FIG2 schematically illustrates an implant according to a second embodiment. In this embodiment, the second inner surface of the porous portion 5 is further largely covered by a collagen membrane 6. This membrane 6 prevents the dura mater from penetrating the pores of the porous portion 5 of the implant and may be beneficial in clinical cases of prolonged elevated intracranial pressure.

FIG3 schematically illustrates an implant according to a third embodiment. In this embodiment, the implant is used to replace a missing portion of the femur following bone tumor surgery. The porous portion 5 of the implant fills the bone cavity, and a fiber-reinforced surface layer 8 made of a slowly biodegradable material strengthens the implant and gives it an anatomical shape.

Figures 4A and 4B schematically illustrate another embodiment. Figure 4A is a side view showing a surface layer 4, wherein the first surface of the surface layer is the surface shown as the upper surface in the figure, and the second surface is the surface opposite the first surface in the figure, i.e., the lower surface. The porous portion 5 is attached to the second surface of the porous portion 4, wherein the first surface is also the surface shown as the upper surface in the figure, and the second surface is the lower surface in the figure. If a membrane made of collagen is used, it will adhere to the lower surface of the porous portion, but it will not completely cover the lower surface of the porous portion.

FIG4A further illustrates, in dashed lines, openings 9 and 9' for attaching the implant to the patient's bone. FIG4B illustrates a top view of the implant of FIG4A. The porous portion 5 is shown in dashed lines below the surface layer 4, and each corner of the surface layer 4 is provided with an opening 9 and 9'. These openings can be used to attach the implant to the bone using screws.

Claims (13)

1. An implant comprising: - A surface layer composed of fibers and a matrix, having a first surface and a second surface opposite to each other, and having a thickness of up to 5% of the maximum dimension of the surface layer; - A porous biodegradable portion having a first surface and a second surface opposite to each other and having a thickness of 1-8 mm, wherein its first surface is attached to the second surface of the surface layer, and - A membrane layer made of collagen, the membrane layer having a first surface and a second surface opposite to each other, wherein the first surface is attached to the second surface of the porous portion and does not cover the edge of the porous portion.
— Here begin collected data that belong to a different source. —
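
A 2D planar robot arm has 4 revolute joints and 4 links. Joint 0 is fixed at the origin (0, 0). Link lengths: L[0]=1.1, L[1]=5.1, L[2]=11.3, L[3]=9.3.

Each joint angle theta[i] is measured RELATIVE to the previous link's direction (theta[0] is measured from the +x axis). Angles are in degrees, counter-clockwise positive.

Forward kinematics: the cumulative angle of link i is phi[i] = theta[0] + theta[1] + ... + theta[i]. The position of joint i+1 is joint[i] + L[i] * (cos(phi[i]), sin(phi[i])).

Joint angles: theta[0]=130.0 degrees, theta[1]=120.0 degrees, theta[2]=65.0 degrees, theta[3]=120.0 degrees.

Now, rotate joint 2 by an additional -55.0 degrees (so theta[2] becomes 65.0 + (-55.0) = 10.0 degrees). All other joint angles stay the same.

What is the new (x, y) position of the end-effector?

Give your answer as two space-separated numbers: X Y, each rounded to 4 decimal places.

Answer: 4.3255 -11.8973

Derivation:
joint[0] = (0.0000, 0.0000)  (base)
link 0: phi[0] = 130 = 130 deg
  cos(130 deg) = -0.6428, sin(130 deg) = 0.7660
  joint[1] = (0.0000, 0.0000) + 1.1 * (-0.6428, 0.7660) = (0.0000 + -0.7071, 0.0000 + 0.8426) = (-0.7071, 0.8426)
link 1: phi[1] = 130 + 120 = 250 deg
  cos(250 deg) = -0.3420, sin(250 deg) = -0.9397
  joint[2] = (-0.7071, 0.8426) + 5.1 * (-0.3420, -0.9397) = (-0.7071 + -1.7443, 0.8426 + -4.7924) = (-2.4514, -3.9498)
link 2: phi[2] = 130 + 120 + 10 = 260 deg
  cos(260 deg) = -0.1736, sin(260 deg) = -0.9848
  joint[3] = (-2.4514, -3.9498) + 11.3 * (-0.1736, -0.9848) = (-2.4514 + -1.9622, -3.9498 + -11.1283) = (-4.4136, -15.0781)
link 3: phi[3] = 130 + 120 + 10 + 120 = 380 deg
  cos(380 deg) = 0.9397, sin(380 deg) = 0.3420
  joint[4] = (-4.4136, -15.0781) + 9.3 * (0.9397, 0.3420) = (-4.4136 + 8.7391, -15.0781 + 3.1808) = (4.3255, -11.8973)
End effector: (4.3255, -11.8973)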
The porous portion comprises materials selected from the group consisting of bioactive glass, bioactive ceramics, hydroxyapatite, tricalcium phosphate, and mixtures thereof. 2. The implant according to claim 1, wherein the surface layer is non-biodegradable. 3. The implant according to claim 1 or 2, wherein the matrix is made of resin selected from polyester, epoxy resin, acrylate and mixtures thereof. 4. The implant according to claim 3, wherein the matrix resin is selected from the group consisting of substituted and unsubstituted dimethacrylates and methacrylates. 5. The implant according to claim 1 or 2, wherein the fibers of the surface layer are selected from S-glass fibers, E-glass fibers, carbon fibers, aramid fibers, and mixtures thereof. 6. The implant of claim 1, wherein the surface layer is biodegradable and its degradation rate is at least ten times greater than that of the porous portion. 7. The implant of claim 6, wherein the matrix is made of a polymer selected from polylactide, polycaprolactone polymers, polysaccharides, and mixtures thereof. 8. The implant according to claim 6 or 7, wherein the fibers of the surface layer are selected from bioactive glass fibers, sodium calcium metaphosphate fibers, cellulose fibers, hemp fibers, starch fibers, and mixtures thereof. 9. The implant according to claim 1 or 2, wherein the porous portion is cylindrical or rectangular. 10. The implant according to claim 1 or 2, wherein the diameter of the fiber is 4-25 μm. 11. The implant according to claim 1 or 2, wherein the thickness of the implant is 1.25-8.25 mm. 12. The implant according to claim 1 or 2, wherein the thickness of the membrane layer is 0.05-0.80 mm. 13. The implant according to claim 1 or 2, wherein the thickness of the surface layer is 0.2-4 mm.